The worst part—the part I’ve never forgotten—was its panicked roaring: a horrible, continuous, enraged bellow that sounded somehow human.
That’s what I remember as the raiders start flooding the house, pouring in through the shattered door, battering on the windows. That’s what I think of as the music cuts off suddenly and instead the air is full of barking and screaming and shattering glass, as hot hands push me from the front and from the side and I catch an elbow under my chin and another one in my ribs.
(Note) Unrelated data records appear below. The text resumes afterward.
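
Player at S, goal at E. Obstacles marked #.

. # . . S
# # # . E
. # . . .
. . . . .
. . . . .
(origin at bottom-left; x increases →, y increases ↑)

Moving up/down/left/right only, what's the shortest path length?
1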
I remember the bear.
Somehow I’ve surged forward in the panicked crowd that is flowing and scrabbling toward the back of the house. Behind me I hear dogs snapping their jaws and regulators swinging heavy clubs. People are screaming—so many people it sounds like a single voice. A girl falls behind me, stumbling forward and reaching for me as one of the regulator’s batons catches her on the back of the head with a sickening crack. I feel her fingers tighten momentarily on the cotton of my shirt, and I shake her off and keep running, pushing, squeezing forward. I have no time to be sorry, and no time to be scared. I have no time to do anything but move, push, go, can’t think of anything but escape, escape, escape.